Oh my...I wish these buns weren't so far away. I would foster in a heartbeat.


----------



## osprey (May 27, 2008)

Oreo Bunkins is safe! She was rescued by The Rabbit Haven, and has been adopted. She is currently in foster care awaiting her spay. She will be going to her forever home sometime next week.


----------



## Coco0457 (May 27, 2008)

*slavetoabunny wrote: *


> Oh my...I wish these buns weren't so far away. I would foster in a heartbeat.



I was thinking the same!! We have to consider moving!! :biggrin2:



^_^


----------



## Coco0457 (May 27, 2008)

*osprey wrote: *


> Oreo Bunkins is safe! She was rescued by The Rabbit Haven, and has been adopted. She is currently in foster care awaiting her spay. She will be going to her forever home sometime next week.



oh, this is great news!!!

:bunny19 Oreo is such a cutie!!!


----------



## pla725 (Jun 3, 2008)

Rosie the Riveter was rescued with 21 other rabbits who were living
under the owner's house. They were malnourished, exposed to predators,
and they were suffering. Domestic rabbits don't have the same
instincts that wild rabbits have, so they are not capable of defending
themselves outdoors. Rosie was lucky to survive that ordeal, and is
now looking for an INDOOR home.

Rosie the Riveter is a shy and sensitive rabbit who is frightened by
the loud chickens and dogs she is currently living with. She was
rescued in late April, but she is not showing progress in her current
environment. Although she has been spayed, litter box trained, and
picked up every day, she still does not trust people because she is so
nervous and uncomfortable in this setting. Her stress level and
anxiety are bad for her physical health as well, and we are worried
that she is getting depressed and lonely. She would do very well with
a bunny friend who could help bring her out of her shell, or in a
quiet foster home where she can relax and blossom. She is actually a
very sweet girl, but she needs to be given a fair chance. She is at
HIGH-RISK because of her dislike for certain staff members and because
she is difficult to adopt due to her current behavior and breed
(Florida White). Can you help her by fostering or rescuing her? Please
contact Anna at [email protected] or Julie Wood at
[email protected] T: (831)688.8118 or (831)212.1935 if you can
help. SHE NEEDS RESCUE OR FOSTER THIS WEEK FOR HER OWN SAFETY!

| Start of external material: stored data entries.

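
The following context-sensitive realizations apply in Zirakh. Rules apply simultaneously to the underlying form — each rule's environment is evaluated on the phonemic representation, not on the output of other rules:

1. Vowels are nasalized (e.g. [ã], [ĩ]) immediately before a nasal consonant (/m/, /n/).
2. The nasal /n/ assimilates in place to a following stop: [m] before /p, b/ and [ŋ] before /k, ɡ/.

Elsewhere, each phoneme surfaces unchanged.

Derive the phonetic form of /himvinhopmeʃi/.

[hĩmvĩnhopmeʃi]

/i/ — between /h/ and /m/, before a nasal consonant — surfaces as [ĩ] (rule 1).
Rule 1 applies to /i/ (between /v/ and /n/: before a nasal consonant) → [ĩ].
/n/ — between /i/ and /h/; rule 2 does not apply here → [n].
/o/ — between /h/ and /p/; rule 1 does not apply here → [o].
/e/ — between /m/ and /ʃ/; rule 1 does not apply here → [e].
/i/ — word-final; rule 1 does not apply here → [i].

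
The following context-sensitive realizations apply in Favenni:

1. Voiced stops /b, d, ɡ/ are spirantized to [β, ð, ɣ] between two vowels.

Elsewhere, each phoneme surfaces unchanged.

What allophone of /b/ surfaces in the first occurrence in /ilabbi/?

[b]

/b/ (between /a/ and /b/): rule 1 targets it, but not between two vowels → unchanged [b].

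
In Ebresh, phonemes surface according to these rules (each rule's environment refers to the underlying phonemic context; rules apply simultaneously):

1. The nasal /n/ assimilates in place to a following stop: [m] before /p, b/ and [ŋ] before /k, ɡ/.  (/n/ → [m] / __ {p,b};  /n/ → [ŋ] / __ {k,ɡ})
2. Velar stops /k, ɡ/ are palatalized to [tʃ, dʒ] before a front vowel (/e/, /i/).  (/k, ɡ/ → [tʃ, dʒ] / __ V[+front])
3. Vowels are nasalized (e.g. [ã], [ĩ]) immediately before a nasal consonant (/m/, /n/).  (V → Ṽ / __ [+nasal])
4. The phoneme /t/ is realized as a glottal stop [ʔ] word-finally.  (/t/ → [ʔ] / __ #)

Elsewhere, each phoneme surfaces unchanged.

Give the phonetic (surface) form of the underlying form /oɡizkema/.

/o/ (word-initial) is in the target of rule 3 but the environment (before a nasal consonant) is not met → [o].
/ɡ/ (between /o/ and /i/) occurs before a front vowel → [dʒ] by rule 2.
/i/ — between /ɡ/ and /z/; rule 3 does not apply here → [i].
/z/ (between /i/ and /k/) is unaffected → [z].
/k/ meets the environment for rule 2 (before a front vowel) → [tʃ].
Rule 3 applies to /e/ (between /k/ and /m/: before a nasal consonant) → [ẽ].
/m/ — not in any rule's target class → [m].
/a/ — word-final; rule 3 does not apply here → [a].

[odʒiztʃẽma]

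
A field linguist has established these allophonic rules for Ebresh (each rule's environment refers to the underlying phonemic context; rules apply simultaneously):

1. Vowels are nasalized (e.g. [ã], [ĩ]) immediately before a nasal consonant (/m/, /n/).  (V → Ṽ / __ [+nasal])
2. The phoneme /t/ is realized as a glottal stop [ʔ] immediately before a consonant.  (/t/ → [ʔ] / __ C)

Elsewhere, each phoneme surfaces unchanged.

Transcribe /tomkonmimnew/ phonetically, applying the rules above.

[tõmkõnmĩmnew]

/t/ (word-initial) fails the environment for rule 2, so it stays [t].
/o/ (between /t/ and /m/) occurs before a nasal consonant → [õ] by rule 1.
/o/ (between /k/ and /n/): before a nasal consonant, so rule 1 applies → [õ].
/i/ (between /m/ and /m/): before a nasal consonant, so rule 1 applies → [ĩ].
/e/ — between /n/ and /w/; rule 1 does not apply here → [e].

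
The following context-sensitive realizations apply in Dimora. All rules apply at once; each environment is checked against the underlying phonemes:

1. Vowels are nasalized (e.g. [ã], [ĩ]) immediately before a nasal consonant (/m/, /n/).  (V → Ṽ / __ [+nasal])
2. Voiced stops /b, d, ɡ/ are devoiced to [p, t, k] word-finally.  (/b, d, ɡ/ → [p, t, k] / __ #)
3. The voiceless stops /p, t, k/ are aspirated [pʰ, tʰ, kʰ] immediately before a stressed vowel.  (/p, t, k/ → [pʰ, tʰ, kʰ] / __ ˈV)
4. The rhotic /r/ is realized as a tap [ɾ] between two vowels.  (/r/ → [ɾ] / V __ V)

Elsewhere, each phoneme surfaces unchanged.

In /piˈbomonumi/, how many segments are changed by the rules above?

Segments that undergo a rule: /o/ → [õ] (rule 1); /o/ → [õ] (rule 1); /u/ → [ũ] (rule 1).
All other segments surface unchanged.

3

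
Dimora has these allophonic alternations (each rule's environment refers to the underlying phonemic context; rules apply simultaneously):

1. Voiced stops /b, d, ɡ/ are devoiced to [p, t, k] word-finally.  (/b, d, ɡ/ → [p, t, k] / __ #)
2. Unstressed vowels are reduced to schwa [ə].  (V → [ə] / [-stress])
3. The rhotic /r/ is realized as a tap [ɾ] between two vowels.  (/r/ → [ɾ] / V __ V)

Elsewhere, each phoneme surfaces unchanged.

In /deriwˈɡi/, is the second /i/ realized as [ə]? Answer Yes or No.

/i/ — word-final; rule 2 does not apply here → [i].
The actual realization is [i], not [ə].

No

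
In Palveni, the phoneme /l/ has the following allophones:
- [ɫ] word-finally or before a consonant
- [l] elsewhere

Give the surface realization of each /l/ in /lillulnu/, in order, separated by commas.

[l], [ɫ], [l], [ɫ]

Occurrence 1 (position 1): no conditioning environment matches → elsewhere allophone [l].
Occurrence 2 (position 3): word-finally or before a consonant → [ɫ].
Occurrence 3 (position 4): no conditioning environment matches → elsewhere allophone [l].
Occurrence 4 (position 6): word-finally or before a consonant → [ɫ].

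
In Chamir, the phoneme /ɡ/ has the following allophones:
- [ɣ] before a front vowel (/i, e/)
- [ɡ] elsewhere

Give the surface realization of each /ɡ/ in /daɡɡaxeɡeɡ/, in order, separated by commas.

[ɡ], [ɡ], [ɣ], [ɡ]

Occurrence 1 (position 3): no conditioning environment matches → elsewhere allophone [ɡ].
Occurrence 2 (position 4): no conditioning environment matches → elsewhere allophone [ɡ].
Occurrence 3 (position 8): before a front vowel (/i, e/) → [ɣ].
Occurrence 4 (position 10): no conditioning environment matches → elsewhere allophone [ɡ].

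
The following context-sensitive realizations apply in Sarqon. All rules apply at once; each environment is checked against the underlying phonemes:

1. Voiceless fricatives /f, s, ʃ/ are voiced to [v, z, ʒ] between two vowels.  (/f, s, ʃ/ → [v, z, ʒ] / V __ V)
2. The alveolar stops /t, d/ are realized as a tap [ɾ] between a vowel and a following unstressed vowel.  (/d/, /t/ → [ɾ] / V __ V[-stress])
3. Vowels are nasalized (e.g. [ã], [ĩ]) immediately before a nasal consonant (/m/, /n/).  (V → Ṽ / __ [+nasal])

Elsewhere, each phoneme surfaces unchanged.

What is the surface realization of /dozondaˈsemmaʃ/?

[dozõndaˈzẽmmaʃ]

/d/ (word-initial) is in the target of rule 2 but the environment (between a vowel and a following unstressed vowel) is not met → [d].
/o/ (between /d/ and /z/) is in the target of rule 3 but the environment (before a nasal consonant) is not met → [o].
/z/ — not in any rule's target class → [z].
/o/ (between /z/ and /n/) occurs before a nasal consonant → [õ] by rule 3.
/n/ — not in any rule's target class → [n].
/d/ (between /n/ and /a/): rule 2 targets it, but not between a vowel and a following unstressed vowel → unchanged [d].
/a/ (between /d/ and /s/) fails the environment for rule 3, so it stays [a].
/s/ (between /a/ and /e/): between two vowels, so rule 1 applies → [z].
/e/ — between /s/ and /m/, before a nasal consonant — surfaces as [ẽ] (rule 3).
/m/ — not in any rule's target class → [m].
/m/ (between /m/ and /a/): no rule targets it → [m].
/a/ — between /m/ and /ʃ/; rule 3 does not apply here → [a].
/ʃ/ (word-final): rule 1 targets it, but not between two vowels → unchanged [ʃ].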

I have a beautiful photo of her that I will post so that you can see
this sweet, shy girl. She needs a foster home in central California,
or an adopter.


----------



## osprey (Jun 3, 2008)

This is Rosie:


----------



## osprey (Jun 30, 2008)

Rosie the Riveter was rescued by The Rabbit Haven and is no longer in danger. She is safe, and is a Haven bunny now.


----------



## pla725 (Jun 30, 2008)

I'm glad this one was saved. Thanks for the update.


----------